Dental public health
The first recognised reference to dental public health in the UK was a paper by William Macpherson at the annual conference of the British Dental Association in 1885 on "Compulsory Attention to the Teeth of School Children" which described the appalling epidemiological evidence of childhood dental decay. He advocated establishment of a school dental service and initiated the first working group on childrens oral health. School dental services were the responsibility of the local authority, dental staff being responsible to the MOH.
It became widely recognised that dental decay had reached epidemic proportions in the UK. Not only did many children exhibit rampant dental disease, many of the young potential recruits for the Boer war were rejected due to "loss or decay of many teeth". The war office made dental public health recommendations saying that oral hygiene instruction should be given in schools, daily cleaning should be enforced by parents and teachers and that there should be a systematic inspection (screening) of childrens teeth by dentists and school authorities.
Dental public health continued to develop within the school dental service and within dental schools. In 1974 following restructuring of the local authorities and the NHS in Scotland, all dental staff were transferred from the local authority to the Health Service. The post of Chief Administrative Dental Officer (CADO) was created in each Health Board to advise health boards on planning of services, dental public health, and to manage the community dental services. This was not a recognised specialist post but heralded the clear intention to move towards that position. In 1992 Consultants in Dental Public Health were first appointed as specialists in parts of the UK, a change which occurred in 1997/98 in Scotland. Initially they managed the community dental service, becoming the dental public health advisers to Health Boards with the purchaser-provider split. The CADO posts were slowly phased out except in the Island Health Boards where postholders have a role to manage the community dental service and advise the Health Board on dental public health matters.
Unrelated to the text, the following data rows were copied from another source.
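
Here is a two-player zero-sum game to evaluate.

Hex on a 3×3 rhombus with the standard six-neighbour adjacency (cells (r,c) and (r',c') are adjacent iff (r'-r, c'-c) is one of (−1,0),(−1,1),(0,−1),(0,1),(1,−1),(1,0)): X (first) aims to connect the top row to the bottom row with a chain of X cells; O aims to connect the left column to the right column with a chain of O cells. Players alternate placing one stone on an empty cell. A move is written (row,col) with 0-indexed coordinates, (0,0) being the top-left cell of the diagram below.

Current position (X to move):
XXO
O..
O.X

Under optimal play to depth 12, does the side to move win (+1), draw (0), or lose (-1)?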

Public health in the 1990s
The importance of action for health was given a further boost with the publication in 1991 of Health Education in Scotland: A National Policy Statement, followed in 1992 by Scotlands Health A Challenge to Us All. These documents laid unprecedented emphasis on promoting good health and preventing illness and disease and recognised the influence which lifestyle behaviours had on health. The importance of multidisciplinary working in public health became clear; for instance, the drive for cost-effectiveness in the Health Service signalled the need for health economics input.
Following the white paper Working for Patients Scotlands public health doctors and dentists worked within the context of the NHS purchaser-provider split. The Shields Report Commissioning Better Health (1996) set out the roles of Health Boards and, effectively, the context in which public health medicine and other public health specialists should undertake the functions described in 1988(GEN)15. The Report also provided the basis for including public health medicine in management costs, giving rise to persisting controversy in Scotland about effects on the discipline. It did not specifically cover dental public health or the role of consultants in dental public health in Health Boards.
The 1997 shift of government policy to reflect increasing awareness of the importance of the nations health and well-being provides real prospects for driving significant improvement. The White Paper Towards a Healthier Scotland reaffirmed the crucial role of public health medicine in health improvement. This document, together with the White Paper Designed to Care and the Acute Services Review, provides the backdrop for this review of the public health function.